E Rabi Yehoshua isenta do quinto (mas concorda com a proibição básica de consumo). E também Rabi Eliezer entende que o mel de tâmaras, o vinho de maçãs e o vinagre de uvas de inverno recebem impureza por serem líquido, e estão incluídos no que disse o Nome, bendito seja: "e todo líquido que se bebe, em qualquer vaso, se torna impuro" (Vayikrá 11:34). Mas o princípio estabelecido entre nós é que apenas sete líquidos recebem impureza, e apenas sobre eles e suas derivações disse o versículo "e todo líquido que se bebe" (a interpretação normativa restringe o versículo geral aos sete líquidos especificamente enumerados pela tradição), e eles também são os que tornam as sementes suscetíveis à impureza... Mas os sábios os contaram apenas para dizer que nenhum outro líquido, exceto estes sete, torna impuro ou torna suscetível à impureza — e eles são: o vinho, o orvalho, a água, o azeite, o leite, o sangue e o mel; e o termo "mel" sem qualificação se refere apenas ao mel de abelhas (distinguindo-o do mel de tâmaras mencionado na mishná, que não integra a lista fechada)... E a halachá é como Rabi Yehoshua em tudo isso.

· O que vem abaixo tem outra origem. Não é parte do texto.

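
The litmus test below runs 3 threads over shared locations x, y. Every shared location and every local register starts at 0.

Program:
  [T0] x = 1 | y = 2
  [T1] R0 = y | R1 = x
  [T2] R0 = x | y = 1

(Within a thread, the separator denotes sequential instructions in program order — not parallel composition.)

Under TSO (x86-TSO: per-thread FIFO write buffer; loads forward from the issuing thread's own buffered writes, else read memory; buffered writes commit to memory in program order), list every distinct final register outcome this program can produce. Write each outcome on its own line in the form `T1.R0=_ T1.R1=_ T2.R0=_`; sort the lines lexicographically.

T1.R0=0 T1.R1=0 T2.R0=0
T1.R0=0 T1.R1=0 T2.R0=1
T1.R0=0 T1.R1=1 T2.R0=0
T1.R0=0 T1.R1=1 T2.R0=1
T1.R0=1 T1.R1=0 T2.R0=0
T1.R0=1 T1.R1=1 T2.R0=0
T1.R0=1 T1.R1=1 T2.R0=1
T1.R0=2 T1.R1=1 T2.R0=0
T1.R0=2 T1.R1=1 T2.R0=1

outcome vector order: (T1.R0,T1.R1,T2.R0)
|TSO outcomes| = 9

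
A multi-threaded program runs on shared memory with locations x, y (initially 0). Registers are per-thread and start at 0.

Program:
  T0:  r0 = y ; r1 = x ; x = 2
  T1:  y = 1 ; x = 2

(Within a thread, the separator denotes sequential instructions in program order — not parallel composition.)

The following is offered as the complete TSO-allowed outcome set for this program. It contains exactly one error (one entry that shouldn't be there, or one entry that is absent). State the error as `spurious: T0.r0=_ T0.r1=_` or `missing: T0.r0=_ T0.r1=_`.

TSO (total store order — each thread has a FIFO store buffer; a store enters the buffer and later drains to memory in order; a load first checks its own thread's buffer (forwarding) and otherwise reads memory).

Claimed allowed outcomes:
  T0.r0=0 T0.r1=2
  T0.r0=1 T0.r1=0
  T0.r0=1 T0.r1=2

outcome vector order: (T0.r0,T0.r1)
[TSO] allowed = {00, 02, 10, 12}
TSO∖claimed = {00}

missing: T0.r0=0 T0.r1=0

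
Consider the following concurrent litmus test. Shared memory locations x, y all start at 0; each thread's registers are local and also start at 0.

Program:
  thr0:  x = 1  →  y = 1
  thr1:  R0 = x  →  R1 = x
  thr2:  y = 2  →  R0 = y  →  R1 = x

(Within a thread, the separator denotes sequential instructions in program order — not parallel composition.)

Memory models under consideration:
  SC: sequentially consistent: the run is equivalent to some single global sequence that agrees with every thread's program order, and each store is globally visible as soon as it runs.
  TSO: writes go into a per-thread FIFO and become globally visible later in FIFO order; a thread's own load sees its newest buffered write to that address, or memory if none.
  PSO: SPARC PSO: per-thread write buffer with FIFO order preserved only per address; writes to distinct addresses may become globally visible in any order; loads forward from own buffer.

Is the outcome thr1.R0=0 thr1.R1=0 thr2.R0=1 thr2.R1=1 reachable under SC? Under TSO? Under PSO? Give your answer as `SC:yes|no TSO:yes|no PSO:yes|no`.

SC:yes TSO:yes PSO:yes

outcome vector order: (thr1.R0,thr1.R1,thr2.R0,thr2.R1)
SC (9): (0,0,1,1) (0,0,2,0) (0,0,2,1) (0,1,1,1) (0,1,2,0) (0,1,2,1) (1,1,1,1) (1,1,2,0) (1,1,2,1)
TSO (9): (0,0,1,1) (0,0,2,0) (0,0,2,1) (0,1,1,1) (0,1,2,0) (0,1,2,1) (1,1,1,1) (1,1,2,0) (1,1,2,1)
PSO (12): (0,0,1,0) (0,0,1,1) (0,0,2,0) (0,0,2,1) (0,1,1,0) (0,1,1,1) (0,1,2,0) (0,1,2,1) (1,1,1,0) (1,1,1,1) (1,1,2,0) (1,1,2,1)
target (0,0,1,1) ∈ {SC,TSO,PSO}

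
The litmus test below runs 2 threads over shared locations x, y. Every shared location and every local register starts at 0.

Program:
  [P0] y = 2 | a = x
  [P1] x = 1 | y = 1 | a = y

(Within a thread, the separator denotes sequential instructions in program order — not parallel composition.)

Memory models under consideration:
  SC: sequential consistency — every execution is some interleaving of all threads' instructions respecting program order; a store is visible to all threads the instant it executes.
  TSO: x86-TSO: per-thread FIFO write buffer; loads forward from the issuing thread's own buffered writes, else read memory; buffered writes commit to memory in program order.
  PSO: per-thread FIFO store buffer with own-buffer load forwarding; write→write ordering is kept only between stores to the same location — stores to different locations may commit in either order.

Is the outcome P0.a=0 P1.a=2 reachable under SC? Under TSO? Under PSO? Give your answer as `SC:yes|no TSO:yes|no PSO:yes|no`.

SC:no TSO:yes PSO:yes

outcome vector order: (P0.a,P1.a)
[SC] allowed = {0/1; 1/1; 1/2}
[TSO] allowed = {0/1; 0/2; 1/1; 1/2}
[PSO] allowed = {0/1; 0/2; 1/1; 1/2}
target 0/2 ∈ {TSO,PSO}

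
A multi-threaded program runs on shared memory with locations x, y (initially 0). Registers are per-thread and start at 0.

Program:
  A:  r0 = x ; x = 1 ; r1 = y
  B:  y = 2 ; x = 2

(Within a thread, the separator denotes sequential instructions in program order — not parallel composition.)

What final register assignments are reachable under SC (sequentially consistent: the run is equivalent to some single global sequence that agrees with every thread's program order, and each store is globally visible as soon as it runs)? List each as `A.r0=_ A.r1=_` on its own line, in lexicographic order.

outcome vector order: (A.r0,A.r1)
|SC outcomes| = 3

A.r0=0 A.r1=0
A.r0=0 A.r1=2
A.r0=2 A.r1=2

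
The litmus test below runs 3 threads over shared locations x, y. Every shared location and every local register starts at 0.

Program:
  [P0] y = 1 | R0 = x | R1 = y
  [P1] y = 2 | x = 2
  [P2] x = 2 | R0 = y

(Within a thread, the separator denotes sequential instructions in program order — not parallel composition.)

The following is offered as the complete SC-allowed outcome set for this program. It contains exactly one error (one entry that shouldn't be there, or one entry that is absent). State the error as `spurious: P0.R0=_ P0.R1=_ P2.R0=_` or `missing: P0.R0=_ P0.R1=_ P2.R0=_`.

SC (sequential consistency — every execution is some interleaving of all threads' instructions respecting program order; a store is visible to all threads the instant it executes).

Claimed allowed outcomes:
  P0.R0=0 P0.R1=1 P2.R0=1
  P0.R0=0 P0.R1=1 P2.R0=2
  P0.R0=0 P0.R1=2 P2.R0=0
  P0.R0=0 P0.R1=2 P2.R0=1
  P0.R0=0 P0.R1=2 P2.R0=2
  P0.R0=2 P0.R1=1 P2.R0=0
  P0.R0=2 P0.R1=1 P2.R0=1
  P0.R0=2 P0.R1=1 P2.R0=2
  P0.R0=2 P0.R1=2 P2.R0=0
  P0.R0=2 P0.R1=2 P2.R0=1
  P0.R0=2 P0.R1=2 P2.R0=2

outcome vector order: (P0.R0,P0.R1,P2.R0)
SC: 10 outcomes — {(0,1,1) (0,1,2) (0,2,1) (0,2,2) (2,1,0) (2,1,1) (2,1,2) (2,2,0) (2,2,1) (2,2,2)}
claimed∖SC = {(0,2,0)}

spurious: P0.R0=0 P0.R1=2 P2.R0=0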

"Uvas de inverno": uvas que não amadurecem até os dias do outono/inverno, e é costume fazer delas vinagre. "E todos os demais sucos de frutas": exceto vinho e azeite.
"Obriga o principal e o quinto": ao estranho que os come por engano, pois Rabi Eliezer os considera bebida de teruma propriamente dita. "E Rabi Yehoshua isenta": do quinto — mas do principal é obrigado, e a princípio são proibidos aos estranhos (a diferença entre eles não é sobre a proibição básica, que ambos aceitam, mas apenas sobre a severidade da penalidade de restituição).
"Torna impuro por ser líquido": são impuros, e tornam impuro, e tornam as sementes suscetíveis a receber impureza como os demais líquidos, pois está escrito (Vayikrá 11) "sobre o qual vier água, se tornará impuro" e "todo líquido que se bebe" (Rabi Eliezer lê esses versículos de modo amplo, incluindo qualquer suco de fruta).
"Como um perfumista que conta": como esse perfumista que conta seus pacotes de especiarias sem exatidão e continua acrescentando a eles — mas os sábios, com exatidão, contaram sete líquidos (a lista é fixa e fechada, ao contrário da acumulação livre de um perfumista)... E a halachá é como Rabi Yehoshua.